Syekh Ahmad Khatib Al-Minangkabawi, Dari Minang ke Masjidil Haram

  • REPUBLIKA.CO.ID, Senin, 26 Juni 1860 M (6 Zulhijjah 1276 H), seorang calon ulama besar, Ahmad Khatib, lahir di sebuah kota Minang, Bukittinggi. Ayahnya bernama Abdullatief Khatib Nagari, saudara dari Datuk Rangkayo Mangkuto, Kepala Nagari (istilah untuk desa) Kotogadang, Kecamatan IV Koto, di seberang ngarai Bukittinggi. Sedangkan ibunya adalah Limbak Urai, saudara dari Muhammad Shaleh Datuk Bagindo yang juga seorang kepala nagari di Ampek Angkek.
    Menurut banyak sumber yang mengulas tentang ulama Minang ini, ulama bernama lengkap Syekh Ahmad Khatib bin Abdul Lathif bin Abdullah Al-Minangkabawi ini merupakan keturunan dari seorang hakim gerakan Padri yang sangat anti terhadap penjajahan Belanda. Gerakan Padri adalah gerakan yang dipelopori dan dilakukan kaum padri (ulama) dalam mengawal penegakan syariat di Sumatera Barat. Perlawanan nyata kaum Padri terhadap Belanda dicatat oleh sejarah dan dikenal sebagai Perang Padri.

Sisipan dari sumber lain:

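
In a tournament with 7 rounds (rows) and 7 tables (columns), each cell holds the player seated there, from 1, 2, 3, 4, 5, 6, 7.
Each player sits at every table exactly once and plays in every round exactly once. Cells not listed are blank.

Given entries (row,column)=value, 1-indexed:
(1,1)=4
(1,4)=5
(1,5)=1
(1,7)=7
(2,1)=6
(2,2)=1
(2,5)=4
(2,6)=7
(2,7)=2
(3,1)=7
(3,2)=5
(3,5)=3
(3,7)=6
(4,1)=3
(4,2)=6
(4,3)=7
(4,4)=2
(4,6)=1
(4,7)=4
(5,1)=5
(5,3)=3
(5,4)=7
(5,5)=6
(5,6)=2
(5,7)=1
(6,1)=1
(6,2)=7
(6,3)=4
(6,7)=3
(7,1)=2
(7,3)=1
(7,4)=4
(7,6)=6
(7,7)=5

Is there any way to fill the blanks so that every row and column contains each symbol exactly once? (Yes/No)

No round or table among the givens repeats a symbol, and propagating forced cells runs into no contradiction.
One valid completion exists (for instance, 4 2 6 5 1 3 7 / 6 1 5 3 4 7 2 / 7 5 2 1 3 4 6 / 3 6 7 2 5 1 4 / 5 4 3 7 6 2 1 / 1 7 4 6 2 5 3 / 2 3 1 4 7 6 5).

Yes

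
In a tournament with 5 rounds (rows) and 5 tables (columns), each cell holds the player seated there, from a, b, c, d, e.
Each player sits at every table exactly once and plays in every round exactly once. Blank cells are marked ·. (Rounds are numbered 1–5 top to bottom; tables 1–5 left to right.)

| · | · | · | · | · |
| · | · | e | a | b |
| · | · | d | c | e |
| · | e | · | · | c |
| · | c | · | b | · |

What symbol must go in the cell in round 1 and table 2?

Round 2, table 2: round 2 has {a, b, e} and table 2 has {c, e}, leaving only d.
Round 2, table 1: round 2 has {a, b, d, e} and table 1 has {}, leaving only c.
Round 4, table 4: round 4 has {c, e} and table 4 has {a, b, c}, leaving only d.
Round 1, table 4: round 1 has {} and table 4 has {a, b, c, d}, leaving only e.
Round 5, table 3: round 5 has {b, c} and table 3 has {d, e}, leaving only a.
Round 4, table 3: round 4 has {c, d, e} and table 3 has {a, d, e}, leaving only b.
Round 1, table 3: round 1 has {e} and table 3 has {a, b, d, e}, leaving only c.
Round 4, table 1: round 4 has {b, c, d, e} and table 1 has {c}, leaving only a.
Round 3, table 1: round 3 has {c, d, e} and table 1 has {a, c}, leaving only b.
Round 1, table 1: round 1 has {c, e} and table 1 has {a, b, c}, leaving only d.
Round 1, table 5: round 1 has {c, d, e} and table 5 has {b, c, e}, leaving only a.
Round 1 already has {a, c, d, e} and table 2 already has {c, d, e}, so round 1, table 2 must be b.

b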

    Saat kecil, Ahmad Khatib dikenal sebagai seorang anak yang rajin dan selalu tertarik mempelajari berbagai pengetahuan dari beragam sumber, baik itu buku maupun guru. Tahun 1870, ia masuk sekolah Belanda di Minangkabau, sebelum akhirnya melanjutkan ke Sekolah Guru (kweekschool) di Bukittinggi. Pengetahuan dasarnya tentang Islam ia peroleh dari kedua orang tuanya serta sejumlah ulama Islam lokal di sana. Dengan pengetahuan Islam yang amat luas, Ahmad Khatib menjadi seorang ulama terkemuka. Ia memegang teguh mazhab Syafi'i dan ahlussunnah wal jama'ah. Pria Minang itu menjelma menjadi tokoh intelektual abad 19 yang membawa pewajahan baru Islam di Indonesia.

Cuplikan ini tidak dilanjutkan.